Komorebi : Di Sebuah Hutan, Di Tepi Sungai

21 0 0
                                    

Sebelum matahari berada di sisi barat dan meluncur hingga membuat semua jadi gelap, aku terlelap di atas kasurku. Beberapa hari belakangan ini aku menemukan fakta bahwa aku terlalu banyak tidur. Orang bilang saat seseorang terlalu banyak tidur, berarti orang itu tengah sedih. Jadi, aku sedang sedih? Mungkin, ya.

Inilah aku sekarang. Jarang aku bisa melihat tubuhku sendiri yang tergelatak diatas sebuah kasur lebar terselimuti sebuah selimut tebal. Mungkin wajahku menyiratkan ketenangan.

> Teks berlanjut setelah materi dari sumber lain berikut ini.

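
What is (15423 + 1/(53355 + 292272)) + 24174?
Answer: 13685792320/345627 ≈ 39597.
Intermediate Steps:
(15423 + 1/(53355 + 292272)) + 24174 = (15423 + 1/345627) + 24174 = 5330605222/345627 + 24174 = 13685792320/345627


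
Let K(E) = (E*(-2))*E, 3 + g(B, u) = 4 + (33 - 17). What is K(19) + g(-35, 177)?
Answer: -705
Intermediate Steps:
g(B, u) = 17 (g(B, u) = -3 + (4 + (33 - 17)) = -3 + (4 + 16) = -3 + 20 = 17)
K(E) = -2*E² (K(E) = (-2*E)*E = -2*E²)
K(19) + g(-35, 177) = -2*19² + 17 = -2*361 + 17 = -722 + 17 = -705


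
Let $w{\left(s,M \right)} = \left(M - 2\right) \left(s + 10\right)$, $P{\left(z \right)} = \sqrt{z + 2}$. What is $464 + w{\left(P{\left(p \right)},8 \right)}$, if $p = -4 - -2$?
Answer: $524$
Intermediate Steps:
$p = -2$ ($p = -4 + 2 = -2$)
$P{\left(z \right)} = \sqrt{2 + z}$
$w{\left(s,M \right)} = \left(-2 + M\right) \left(10 + s\right)$
$464 + w{\left(P{\left(p \right)},8 \right)} = 464 + \left(-20 - 2 \sqrt{2 - 2} + 10 \cdot 8 + 8 \sqrt{2 - 2}\right) = 464 + \left(-20 - 2 \sqrt{0} + 80 + 8 \sqrt{0}\right) = 464 + \left(-20 - 0 + 80 + 8 \cdot 0\right) = 464 + \left(-20 + 0 + 80 + 0\right) = 464 + 60 = 524$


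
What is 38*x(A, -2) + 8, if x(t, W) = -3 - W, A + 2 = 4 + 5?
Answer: -30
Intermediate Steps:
A = 7 (A = -2 + (4 + 5) = -2 + 9 = 7)
38*x(A, -2) + 8 = 38*(-3 - 1*(-2)) + 8 = 38*(-3 + 2) + 8 = 38*(-1) + 8 = -38 + 8 = -30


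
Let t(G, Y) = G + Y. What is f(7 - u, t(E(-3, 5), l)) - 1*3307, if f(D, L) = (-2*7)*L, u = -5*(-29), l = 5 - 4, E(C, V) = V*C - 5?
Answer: -3041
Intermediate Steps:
E(C, V) = -5 + C*V (E(C, V) = C*V - 5 = -5 + C*V)
l = 1
u = 145
f(D, L) = -14*L
f(7 - u, t(E(-3, 5), l)) - 1*3307 = -14*((-5 - 3*5) + 1) - 1*3307 = -14*((-5 - 15) + 1) - 3307 = -14*(-20 + 1) - 3307 = -14*(-19) - 3307 = 266 - 3307 = -3041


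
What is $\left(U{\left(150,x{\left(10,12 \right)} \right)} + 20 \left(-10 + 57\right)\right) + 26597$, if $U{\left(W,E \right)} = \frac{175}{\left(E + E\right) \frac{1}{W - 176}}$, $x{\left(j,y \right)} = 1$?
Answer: $25262$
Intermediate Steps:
$U{\left(W,E \right)} = \frac{175 \left(-176 + W\right)}{2 E}$ ($U{\left(W,E \right)} = \frac{175}{2 E \frac{1}{-176 + W}} = 175 \frac{-176 + W}{2 E} = \frac{175 \left(-176 + W\right)}{2 E}$)
$\left(U{\left(150,x{\left(10,12 \right)} \right)} + 20 \left(-10 + 57\right)\right) + 26597 = \left(\frac{175 \left(-176 + 150\right)}{2 \cdot 1} + 20 \left(-10 + 57\right)\right) + 26597 = \left(\frac{175}{2} \cdot 1 \left(-26\right) + 20 \cdot 47\right) + 26597 = \left(-2275 + 940\right) + 26597 = -1335 + 26597 = 25262$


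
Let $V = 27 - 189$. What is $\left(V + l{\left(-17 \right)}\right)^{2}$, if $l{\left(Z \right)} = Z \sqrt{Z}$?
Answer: $21331 + 5508 i \sqrt{17} \approx 21331.0 + 22710.0 i$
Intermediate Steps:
$V = -162$
$l{\left(Z \right)} = Z^{\frac{3}{2}}$
$\left(V + l{\left(-17 \right)}\right)^{2} = \left(-162 + \left(-17\right)^{\frac{3}{2}}\right)^{2} = \left(-162 - 17 i \sqrt{17}\right)^{2}$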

Tapi...ah sudahlah.

Aku melesat menembus langit langit rumah lantai kedua. Aku tak tahu kemana jiwaku akan pergi. Mimpilah yang pegang kendali atas semua. Aku mendarat di sebuah hutan dengan pepohonan pinus yang tumbuh lebat dan kayunya menjulang tinggi. Kakiku tak beralas menyentuh lantai hutan yang seluruhnya terselimuti rumput hijau yang tumbuh rapat. Tiba tiba aku mendengar gemricik suara air sungai.

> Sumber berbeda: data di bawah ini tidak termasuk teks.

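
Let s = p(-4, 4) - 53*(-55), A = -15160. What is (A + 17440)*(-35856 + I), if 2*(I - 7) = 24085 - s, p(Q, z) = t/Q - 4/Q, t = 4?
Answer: -57601920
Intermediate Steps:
p(Q, z) = 0 (p(Q, z) = 4/Q - 4/Q = 0)
s = 2915 (s = 0 - 53*(-55) = 0 + 2915 = 2915)
I = 10592 (I = 7 + (24085 - 1*2915)/2 = 7 + (24085 - 2915)/2 = 7 + (1/2)*21170 = 7 + 10585 = 10592)
(A + 17440)*(-35856 + I) = (-15160 + 17440)*(-35856 + 10592) = 2280*(-25264) = -57601920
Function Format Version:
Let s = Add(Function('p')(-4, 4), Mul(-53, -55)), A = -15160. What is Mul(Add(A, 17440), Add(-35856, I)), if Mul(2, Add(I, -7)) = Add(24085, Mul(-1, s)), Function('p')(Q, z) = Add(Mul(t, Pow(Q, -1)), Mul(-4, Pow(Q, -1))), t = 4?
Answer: -57601920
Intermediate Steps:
Function('p')(Q, z) = 0 (Function('p')(Q, z) = Add(Mul(4, Pow(Q, -1)), Mul(-4, Pow(Q, -1))) = 0)
s = 2915 (s = Add(0, Mul(-53, -55)) = Add(0, 2915) = 2915)
I = 10592 (I = Add(7, Mul(Rational(1, 2), Add(24085, Mul(-1, 2915)))) = Add(7, Mul(Rational(1, 2), Add(24085, -2915))) = Add(7, Mul(Rational(1, 2), 21170)) = Add(7, 10585) = 10592)
Mul(Add(A, 17440), Add(-35856, I)) = Mul(Add(-15160, 17440), Add(-35856, 10592)) = Mul(2280, -25264) = -57601920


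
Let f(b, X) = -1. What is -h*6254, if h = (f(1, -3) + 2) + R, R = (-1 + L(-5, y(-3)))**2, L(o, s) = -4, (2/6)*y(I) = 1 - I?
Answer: -162604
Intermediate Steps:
y(I) = 3 - 3*I (y(I) = 3*(1 - I) = 3 - 3*I)
R = 25 (R = (-1 - 4)**2 = (-5)**2 = 25)
h = 26 (h = (-1 + 2) + 25 = 1 + 25 = 26)
-h*6254 = -26*6254 = -1*162604 = -162604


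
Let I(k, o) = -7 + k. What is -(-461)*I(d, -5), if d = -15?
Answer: -10142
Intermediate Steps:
-(-461)*I(d, -5) = -(-461)*(-7 - 15) = -(-461)*(-22) = -461*22 = -10142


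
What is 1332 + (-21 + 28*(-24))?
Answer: 639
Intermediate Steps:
1332 + (-21 + 28*(-24)) = 1332 + (-21 - 672) = 1332 - 693 = 639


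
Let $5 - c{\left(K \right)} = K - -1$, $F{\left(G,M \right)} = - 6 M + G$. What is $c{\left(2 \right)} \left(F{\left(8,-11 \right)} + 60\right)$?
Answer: $268$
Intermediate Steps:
$F{\left(G,M \right)} = G - 6 M$
$c{\left(K \right)} = 4 - K$ ($c{\left(K \right)} = 5 - \left(K - -1\right) = 5 - \left(K + 1\right) = 5 - \left(1 + K\right) = 4 - K$)
$c{\left(2 \right)} \left(F{\left(8,-11 \right)} + 60\right) = \left(4 - 2\right) \left(\left(8 - -66\right) + 60\right) = \left(4 - 2\right) \left(\left(8 + 66\right) + 60\right) = 2 \left(74 + 60\right) = 2 \cdot 134 = 268$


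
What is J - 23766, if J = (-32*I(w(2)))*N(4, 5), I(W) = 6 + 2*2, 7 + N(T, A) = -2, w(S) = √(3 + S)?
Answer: -20886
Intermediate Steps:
N(T, A) = -9 (N(T, A) = -7 - 2 = -9)
I(W) = 10 (I(W) = 6 + 4 = 10)
J = 2880 (J = -32*10*(-9) = -320*(-9) = 2880)
J - 23766 = 2880 - 23766 = -20886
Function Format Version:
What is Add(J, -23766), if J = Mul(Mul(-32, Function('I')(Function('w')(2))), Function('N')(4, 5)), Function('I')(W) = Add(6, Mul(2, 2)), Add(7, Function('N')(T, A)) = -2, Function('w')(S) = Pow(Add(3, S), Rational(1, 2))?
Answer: -20886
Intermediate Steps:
Function('N')(T, A) = -9 (Function('N')(T, A) = Add(-7, -2) = -9)
Function('I')(W) = 10 (Function('I')(W) = Add(6, 4) = 10)
J = 2880 (J = Mul(Mul(-32, 10), -9) = Mul(-320, -9) = 2880)
Add(J, -23766) = Add(2880, -23766) = -20886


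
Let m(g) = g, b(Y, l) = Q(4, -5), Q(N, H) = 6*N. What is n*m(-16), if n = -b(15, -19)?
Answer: 384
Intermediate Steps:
b(Y, l) = 24 (b(Y, l) = 6*4 = 24)
n = -24 (n = -1*24 = -24)
n*m(-16) = -24*(-16) = 384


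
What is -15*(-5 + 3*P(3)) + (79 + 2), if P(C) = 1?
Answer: 111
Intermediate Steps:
-15*(-5 + 3*P(3)) + (79 + 2) = -15*(-5 + 3*1) + (79 + 2) = -15*(-5 + 3) + 81 = -15*(-2) + 81 = 30 + 81 = 111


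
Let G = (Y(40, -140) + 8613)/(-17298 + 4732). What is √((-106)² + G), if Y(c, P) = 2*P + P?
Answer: √1774110390778/12566 ≈ 106.00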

Aku beranikan melangkah jauh kedalam hutan. Aku menemukan sebuah sungai saat aku terus berjalan ke arah timur. Ya...aku tahu itu timur sebab ada kilauan cahaya matahari pagi dari arah sana. Aku sampai di tepi sungai. Sungai itu berair jernih. Aku bisa melihat pantulan diriku. Aku mengenakan sebuah dress putih selutut sementara rambut ikalku terurai. Aku hampir tak mengenali diriku sendiri.

Aku duduk di tepi dan memasukkan kedua kakiku ke dalam air. Aku melihat beberapa ikan kecil berenang begitu gesit menjauh. Namun kemudian saat aku terdiam mereka berenang mendekat seperti penasaran. Satu senti gerakanku sudah membuat mereka terperanjat kemudian berenang menjauh lagi. Aku tertawa.

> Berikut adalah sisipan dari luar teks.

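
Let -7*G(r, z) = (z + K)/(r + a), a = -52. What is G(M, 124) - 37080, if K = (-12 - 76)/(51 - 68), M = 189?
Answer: -604517436/16303 ≈ -37080.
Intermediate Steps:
K = 88/17 (K = -88/(-17) = -88*(-1/17) = 88/17 ≈ 5.1765)
G(r, z) = -(88/17 + z)/(7*(-52 + r)) (G(r, z) = -(z + 88/17)/(7*(r - 52)) = -(88/17 + z)/(7*(-52 + r)))
G(M, 124) - 37080 = (-88 - 17*124)/(119*(-52 + 189)) - 37080 = (1/119)*(-88 - 2108)/137 - 37080 = (1/119)*(1/137)*(-2196) - 37080 = -2196/16303 - 37080 = -604517436/16303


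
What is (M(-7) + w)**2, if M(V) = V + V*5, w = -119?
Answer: 25921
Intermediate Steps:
M(V) = 6*V (M(V) = V + 5*V = 6*V)
(M(-7) + w)**2 = (6*(-7) - 119)**2 = (-42 - 119)**2 = (-161)**2 = 25921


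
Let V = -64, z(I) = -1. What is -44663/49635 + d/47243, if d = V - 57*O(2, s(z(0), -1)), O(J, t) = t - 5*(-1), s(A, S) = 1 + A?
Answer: -2127336724/2344906305 ≈ -0.90722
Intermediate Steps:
O(J, t) = 5 + t (O(J, t) = t + 5 = 5 + t)
d = -349 (d = -64 - 57*(5 + (1 - 1)) = -64 - 57*(5 + 0) = -64 - 57*5 = -64 - 285 = -349)
-44663/49635 + d/47243 = -44663/49635 - 349/47243 = -2127336724/2344906305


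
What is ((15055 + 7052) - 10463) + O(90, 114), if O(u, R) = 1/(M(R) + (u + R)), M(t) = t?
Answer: 3702793/318 ≈ 11644.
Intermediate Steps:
O(u, R) = 1/(u + 2*R) (O(u, R) = 1/(R + (u + R)) = 1/(R + (R + u)) = 1/(u + 2*R))
((15055 + 7052) - 10463) + O(90, 114) = ((15055 + 7052) - 10463) + 1/(90 + 2*114) = (22107 - 10463) + 1/(90 + 228) = 11644 + 1/318 = 3702793/318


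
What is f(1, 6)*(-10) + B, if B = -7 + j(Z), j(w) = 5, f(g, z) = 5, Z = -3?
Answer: -52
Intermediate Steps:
B = -2 (B = -7 + 5 = -2)
f(1, 6)*(-10) + B = 5*(-10) - 2 = -50 - 2 = -52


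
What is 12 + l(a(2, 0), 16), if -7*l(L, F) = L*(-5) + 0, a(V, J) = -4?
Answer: 64/7 ≈ 9.1429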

Tiba tiba aku mendengar sebuah suara dari balik pepohonan di seberang sungai. Aku tak bisa melihat dengan jelas apa atau siapa yang ada disana. Hanya seperti banyangan. Seseorang mungkin menunggang kuda. Aku bangkit hendak memeriksanya. Sebelum aku melangkah sebuah kilauan melesat dari sana cepat sekali. Aku bahkan belum mampu memikirkan apa itu. Tapi benda itu telah tertancap di perutku sebelah kiri. Sesaat aku tak merasakan apapun sampai akhirnya dress putihku bersimbah cairan merah dari tubuhku. Rasa panas menjalari tubuhku. Sebilah pisau menancap begitu dalam.

Langit nampak indah kala pagi itu. Matahari telah meninggi. Aku terbaring di tepi sungai dengan tubuh tak berdaya. Aku terhimpit antara dua rasa. Kesadaranku pun ada diambang. Ketika aku mendengar sosok itu mendekat, mataku telah memburam pandangannya.

"Rasakan itu! Kau pantas mendapatkannya" suara itu seperti berbisik tapi terdengar begitu jelas. Aku tak bisa pastikan siapa dia.